Apareció el artículo. En el Club fue fugazmente admirado, envidiado, olvidado. Un periódico local de lengua inglesa con fuertes conexiones norteamericanas lo reprodujo íntegro, con el resultado de que la cachipolla disfrutó después de todo de un día más de vida. La función de homenaje de Craw, dijeron: un sombrerazo antes de abandonar la escena. Luego, la red ultramarina de la BBC lo reprodujo, y, por último, la propia y torpe red de la Colonia emitió una versión de la versión de la BBC; durante un día entero se debatió si el Gran Mu había decidido quitarles la mordaza a los servicios de información locales. Sin embargo, incluso con esta prolija jerarquía, nadie, ni Luke, ni siquiera el enano, consideró oportuno preguntarse cómo demonios había sabido el viejo dónde estaba el camino secreto para entrar en High Haven.
Lo cual simplemente demostraba, si hubiesen hecho falta pruebas de ello alguna vez, que los periodistas no son más rápidos que cualesquiera otros en lo de percibir lo que pasa ante sus narices. Era sábado de tifón, después de todo.
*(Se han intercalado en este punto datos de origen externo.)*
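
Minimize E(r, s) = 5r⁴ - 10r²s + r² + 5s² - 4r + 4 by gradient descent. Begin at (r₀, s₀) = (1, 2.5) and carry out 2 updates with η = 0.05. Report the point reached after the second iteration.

∇E = (20r³ - 20rs + 2r - 4, -10r² + 10s)
(r₁, s₁) = (1, 2.5) − 0.05·(-32, 15) = (2.6, 1.75)
(r₂, s₂) = (2.6, 1.75) − 0.05·(261.72, -50.1) = (-10.486, 4.255)

(-10.486, 4.255)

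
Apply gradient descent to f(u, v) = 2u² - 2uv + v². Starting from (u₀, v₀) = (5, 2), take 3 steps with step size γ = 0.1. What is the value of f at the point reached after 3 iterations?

∇f = (4u - 2v, -2u + 2v)
(u₁, v₁) = (5, 2) − 0.1·(16, -6) = (3.4, 2.6)
(u₂, v₂) = (3.4, 2.6) − 0.1·(8.4, -1.6) = (2.56, 2.76)
(u₃, v₃) = (2.56, 2.76) − 0.1·(4.72, 0.4) = (2.088, 2.72)
f(2.088, 2.72) = 4.759168

4.759168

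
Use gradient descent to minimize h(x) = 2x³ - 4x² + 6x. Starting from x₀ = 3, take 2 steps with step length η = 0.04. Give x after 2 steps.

h′(x) = 6x² - 8x + 6
x₁ = 3 − 0.04·36 = 1.56
x₂ = 1.56 − 0.04·8.1216 = 1.235136

1.235136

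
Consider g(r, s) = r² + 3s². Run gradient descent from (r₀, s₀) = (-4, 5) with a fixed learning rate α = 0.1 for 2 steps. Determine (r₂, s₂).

∇g = (2r, 6s)
(r₁, s₁) = (-4, 5) − 0.1·(-8, 30) = (-3.2, 2)
(r₂, s₂) = (-3.2, 2) − 0.1·(-6.4, 12) = (-2.56, 0.8)

(-2.56, 0.8)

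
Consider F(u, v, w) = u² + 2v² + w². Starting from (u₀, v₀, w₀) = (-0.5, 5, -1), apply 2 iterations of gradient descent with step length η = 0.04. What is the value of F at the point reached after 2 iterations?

25.7890592

∇F = (2u, 4v, 2w)
Step 1: at (-0.5, 5, -1), ∇F = (-1, 20, -2) → (-0.5, 5, -1) − 0.04·(-1, 20, -2) = (-0.46, 4.2, -0.92)
Step 2: at (-0.46, 4.2, -0.92), ∇F = (-0.92, 16.8, -1.84) → (-0.46, 4.2, -0.92) − 0.04·(-0.92, 16.8, -1.84) = (-0.4232, 3.528, -0.8464)
F(-0.4232, 3.528, -0.8464) = 25.7890592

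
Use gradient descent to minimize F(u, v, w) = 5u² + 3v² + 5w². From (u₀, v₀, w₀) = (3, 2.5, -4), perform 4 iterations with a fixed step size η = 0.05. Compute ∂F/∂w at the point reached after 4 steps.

-2.5

∇F = (10u, 6v, 10w)
(u₁, v₁, w₁) = (3, 2.5, -4) − 0.05·(30, 15, -40) = (1.5, 1.75, -2)
(u₂, v₂, w₂) = (1.5, 1.75, -2) − 0.05·(15, 10.5, -20) = (0.75, 1.225, -1)
(u₃, v₃, w₃) = (0.75, 1.225, -1) − 0.05·(7.5, 7.35, -10) = (0.375, 0.8575, -0.5)
(u₄, v₄, w₄) = (0.375, 0.8575, -0.5) − 0.05·(3.75, 5.145, -5) = (0.1875, 0.60025, -0.25)
∂F/∂w at (0.1875, 0.60025, -0.25) = -2.5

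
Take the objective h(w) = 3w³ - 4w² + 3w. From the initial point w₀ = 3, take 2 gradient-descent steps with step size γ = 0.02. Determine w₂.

1.4448

h′(w) = 9w² - 8w + 3
Step 1: h′(3) = 60; w₁ = 3 − 0.02·60 = 1.8
Step 2: h′(1.8) = 17.76; w₂ = 1.8 − 0.02·17.76 = 1.4448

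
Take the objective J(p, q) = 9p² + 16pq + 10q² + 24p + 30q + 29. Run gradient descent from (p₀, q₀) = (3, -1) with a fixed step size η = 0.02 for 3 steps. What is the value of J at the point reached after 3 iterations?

∇J = (18p + 16q + 24, 16p + 20q + 30)
(p₁, q₁) = (3, -1) − 0.02·(62, 58) = (1.76, -2.16)
(p₂, q₂) = (1.76, -2.16) − 0.02·(21.12, 14.96) = (1.3376, -2.4592)
(p₃, q₃) = (1.3376, -2.4592) − 0.02·(8.7296, 2.2176) = (1.163008, -2.503552)
J(1.163008, -2.503552) = 10.07023056896

10.07023056896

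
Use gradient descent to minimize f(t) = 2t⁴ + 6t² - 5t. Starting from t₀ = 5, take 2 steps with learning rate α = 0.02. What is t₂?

f′(t) = 8t³ + 12t - 5
Step 1: f′(5) = 1055; t₁ = 5 − 0.02·1055 = -16.1
Step 2: f′(-16.1) = -33584.448; t₂ = -16.1 − 0.02·(-33584.448) = 655.58896

655.58896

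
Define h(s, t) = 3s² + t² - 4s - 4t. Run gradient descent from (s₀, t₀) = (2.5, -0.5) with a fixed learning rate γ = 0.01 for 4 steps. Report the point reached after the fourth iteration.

∇h = (6s - 4, 2t - 4)
(s₁, t₁) = (2.5, -0.5) − 0.01·(11, -5) = (2.39, -0.45)
(s₂, t₂) = (2.39, -0.45) − 0.01·(10.34, -4.9) = (2.2866, -0.401)
(s₃, t₃) = (2.2866, -0.401) − 0.01·(9.7196, -4.802) = (2.189404, -0.35298)
(s₄, t₄) = (2.189404, -0.35298) − 0.01·(9.136424, -4.70596) = (2.09803976, -0.3059204)

(2.09803976, -0.3059204)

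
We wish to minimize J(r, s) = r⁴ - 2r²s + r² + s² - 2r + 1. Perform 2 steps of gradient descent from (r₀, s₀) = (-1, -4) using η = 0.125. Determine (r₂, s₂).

(-5, -1.0625)

∇J = (4r³ - 4rs + 2r - 2, -2r² + 2s)
(r₁, s₁) = (-1, -4) − 0.125·(-24, -10) = (2, -2.75)
(r₂, s₂) = (2, -2.75) − 0.125·(56, -13.5) = (-5, -1.0625)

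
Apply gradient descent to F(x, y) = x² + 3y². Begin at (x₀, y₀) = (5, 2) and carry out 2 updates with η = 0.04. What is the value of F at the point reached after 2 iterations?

∇F = (2x, 6y)
(x₁, y₁) = (5, 2) − 0.04·(10, 12) = (4.6, 1.52)
(x₂, y₂) = (4.6, 1.52) − 0.04·(9.2, 9.12) = (4.232, 1.1552)
F(4.232, 1.1552) = 21.91328512

21.91328512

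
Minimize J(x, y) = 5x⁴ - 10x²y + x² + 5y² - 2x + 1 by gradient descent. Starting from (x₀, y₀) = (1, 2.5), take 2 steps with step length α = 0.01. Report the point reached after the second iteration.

∇J = (20x³ - 20xy + 2x - 2, -10x² + 10y)
(x₁, y₁) = (1, 2.5) − 0.01·(-30, 15) = (1.3, 2.35)
(x₂, y₂) = (1.3, 2.35) − 0.01·(-16.56, 6.6) = (1.4656, 2.284)

(1.4656, 2.284)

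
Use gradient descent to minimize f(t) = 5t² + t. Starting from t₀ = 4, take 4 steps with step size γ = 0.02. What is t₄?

1.57936

f′(t) = 10t + 1
Step 1: f′(4) = 41; t₁ = 4 − 0.02·41 = 3.18
Step 2: f′(3.18) = 32.8; t₂ = 3.18 − 0.02·32.8 = 2.524
Step 3: f′(2.524) = 26.24; t₃ = 2.524 − 0.02·26.24 = 1.9992
Step 4: f′(1.9992) = 20.992; t₄ = 1.9992 − 0.02·20.992 = 1.57936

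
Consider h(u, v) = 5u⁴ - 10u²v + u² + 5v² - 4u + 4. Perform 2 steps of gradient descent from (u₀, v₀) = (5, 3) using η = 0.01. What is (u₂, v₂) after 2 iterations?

∇h = (20u³ - 20uv + 2u - 4, -10u² + 10v)
Step 1: at (5, 3), ∇h = (2206, -220) → (5, 3) − 0.01·(2206, -220) = (-17.06, 5.2)
Step 2: at (-17.06, 5.2), ∇h = (-97567.95632, -2858.436) → (-17.06, 5.2) − 0.01·(-97567.95632, -2858.436) = (958.6195632, 33.78436)

(958.6195632, 33.78436)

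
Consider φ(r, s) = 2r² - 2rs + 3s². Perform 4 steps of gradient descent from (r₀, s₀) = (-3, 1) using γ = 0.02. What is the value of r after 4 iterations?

∇φ = (4r - 2s, -2r + 6s)
Step 1: at (-3, 1), ∇φ = (-14, 12) → (-3, 1) − 0.02·(-14, 12) = (-2.72, 0.76)
Step 2: at (-2.72, 0.76), ∇φ = (-12.4, 10) → (-2.72, 0.76) − 0.02·(-12.4, 10) = (-2.472, 0.56)
Step 3: at (-2.472, 0.56), ∇φ = (-11.008, 8.304) → (-2.472, 0.56) − 0.02·(-11.008, 8.304) = (-2.25184, 0.39392)
Step 4: at (-2.25184, 0.39392), ∇φ = (-9.7952, 6.8672) → (-2.25184, 0.39392) − 0.02·(-9.7952, 6.8672) = (-2.055936, 0.256576)
r = -2.055936

-2.055936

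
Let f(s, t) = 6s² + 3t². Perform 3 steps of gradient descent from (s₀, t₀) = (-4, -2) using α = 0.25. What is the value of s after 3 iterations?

∇f = (12s, 6t)
(s₁, t₁) = (-4, -2) − 0.25·(-48, -12) = (8, 1)
(s₂, t₂) = (8, 1) − 0.25·(96, 6) = (-16, -0.5)
(s₃, t₃) = (-16, -0.5) − 0.25·(-192, -3) = (32, 0.25)
s = 32

32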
Dentro del propio Circus, tal como había denominado correctamente Craw a la sede de los servicios secretos británicos, las reacciones al artículo variaban según lo mucho que supiesen los que sufrían la reacción. Entre los caseros, por ejemplo, responsables de los míseros disfraces y tapaderas que el Circus era capaz de proporcionarse en los últimos tiempos, el amigo Craw desencadenó una oleada de furia contenida que sólo pueden entender los que han paladeado el ambiente de un departamento de los servicios secretos sometido a asedio intenso. Hasta espíritus por otra parte tolerantes se mostraban furiosamente vengativos. ¡Traición! ¡Ruptura de contrato! ¡Bloqueo de pensión! ¡Hay que ponerle en la lista de vigilados! ¡Un proceso en cuanto vuelva a Inglaterra! Un poco más abajo en el escalafón, los menos angustiados por su seguridad tenían un punto de vista más afable del asunto, aun cuando siguiese adoleciendo de mala información. Bueno, bueno, decían, un poco pesarosos, en fin, así son las cosas: Quién no pierde el control de vez en cuando, sobre todo cuando se le ha tenido olvidado tanto tiempo, como al pobre Craw. Y además no había revelado nada que no estuviese al alcance de todos, ¿no? En realidad, los caseros debían mostrar
un poco
de moderación. Había que ver cómo se habían lanzado la otra noche contra la pobre Molly Meakin, la hermana de Mike, y una hermana bastante prudente, sólo porque se dejó un poco de papel con membrete en la papelera.